Standardizing Z-Scores

• A z-score measures the number of standard deviations that a data value x is from the mean μ.
• The equation to find the Z score is z = (x – μ) / σ.
• When x is 1 standard deviation greater than the mean, z = 1.
• The equation is solved as follows: for x = μ + σ, z = (μ+σ-μ) / σ = σ / σ = 1.
• For x = μ + 2σ, z = (μ+2σ-μ) / σ = 2σ / σ = 2, when x is 2 standard deviations greater than the mean.
• Z is positive when x is larger than the mean, and negative when x is smaller than the mean.

Standardizing Z-Scores Example

• Women's heights follow the N(64.5",2.5") distribution.
• To calculate the percentage of women shorter than 67 inches tall, first calculate z: z = (67 - 64.5) / 2.5 = 1. This indicates 1 standard deviation from the mean.
• Using the 68–95–99.7 rule, the estimated percentage of women is about 0.68 + half of (1 – 0.68) = 0.84, or 84%. The probability of choosing a woman shorter than 67" is around 84%.
• The table can give the area under the standard Normal curve to the left of any z-value.
• For z = 1.00, the area under the curve to the left of z is 0.8413, meaning ~84.13% of women are shorter than 67".
• Therefore, ~15.87% of women are taller than 67" (5'6").
• Symmetry of the curve provides two ways of finding the area under N(0,1) curve to the right of a z-value.
• First, find the area under N(0,1) to the left for each z-value from the table to calculate the area between two z-values.
• Next, the smaller area is subtracted from the larger area.
• The area under N(0,1) for a single value of z is zero.

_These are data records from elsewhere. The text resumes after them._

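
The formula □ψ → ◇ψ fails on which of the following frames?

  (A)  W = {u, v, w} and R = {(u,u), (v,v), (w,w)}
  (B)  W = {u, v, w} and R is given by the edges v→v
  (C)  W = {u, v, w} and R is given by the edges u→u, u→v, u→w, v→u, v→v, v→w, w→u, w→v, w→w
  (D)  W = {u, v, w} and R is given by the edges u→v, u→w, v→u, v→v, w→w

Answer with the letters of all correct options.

The schema □ψ → ◇ψ is axiom D; it is valid on a frame iff R is serial.
(A) R is serial (every world has an R-successor), so the schema is valid here.
(B) R is not serial (u has no R-successor), so the schema fails here.
(C) R is serial (every world has an R-successor), so the schema is valid here.
(D) R is serial (every world has an R-successor), so the schema is valid here.

B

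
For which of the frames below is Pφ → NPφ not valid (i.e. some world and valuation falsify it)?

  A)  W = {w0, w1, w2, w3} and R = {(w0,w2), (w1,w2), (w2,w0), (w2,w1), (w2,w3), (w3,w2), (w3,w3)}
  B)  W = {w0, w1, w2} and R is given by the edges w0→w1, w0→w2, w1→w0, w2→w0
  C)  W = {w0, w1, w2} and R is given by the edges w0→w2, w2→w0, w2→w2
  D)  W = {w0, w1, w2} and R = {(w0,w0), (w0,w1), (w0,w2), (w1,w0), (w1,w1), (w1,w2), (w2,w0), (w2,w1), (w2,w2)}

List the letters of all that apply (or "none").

A, B, C

The schema Pφ → NPφ is axiom 5; it is valid on a frame iff R is euclidean.
(A) R is not euclidean (w2 R w0 and w2 R w1 but not w0 R w1), so the schema fails here.
(B) R is not euclidean (w0 R w1 and w0 R w2 but not w1 R w2), so the schema fails here.
(C) R is not euclidean (w2 R w0 and w2 R w0 but not w0 R w0), so the schema fails here.
(D) R is euclidean (any two R-successors of the same world are R-related), so the schema is valid here.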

Table Middle Areas Example

• The blood cholesterol levels of men age 55 to 64 are approximately Normally distributed with mean 222 mg/dL and standard deviation 37 mg/dL.
• The difference between the two areas (left or right) provides the answer to the percent of middle-age men having elevated cholesterol.

Inverse Normal Calculations

• The range of values corresponding to a given proportion/area under the curve may be sought.
• Either technology is used or use Table backward.
• First find desired area/proportion in the body of the table, and then read the corresponding z-value from the left column and top row.

Inverse Normal Calculations Example

• Commercial chicken hatching weights are modeled accurately using a Normal distribution with mean µ = 45 g and standard deviation σ = 4 g.
• Table B provides the area left of z look for the lower 25%, and you will find z≈ 0.67 to find the third quartile of weights.

Normal Quantile Plots

• A normal quantile plot (Q-Q Plot) assesses if a dataset has an approximately Normal distribution.
  • The data is ranked and percentile ranks are converted to z-scores.
  • The horizontal axis utilizes z-scores, while the true data values are used for the vertical axis.
  • Technology can be used to obtain normal quantile plots.
• Data with a rough normal distribution has a roughly straight-line pattern.

Description

Understand normal distributions, symmetrical bell-shaped density curves defined by mean (μ) and standard deviation (σ), represented as N(μ,σ). Learn about the 68-95-99.7 rule, which describes the percentage of data within one, two, and three standard deviations from the mean in a normal distribution.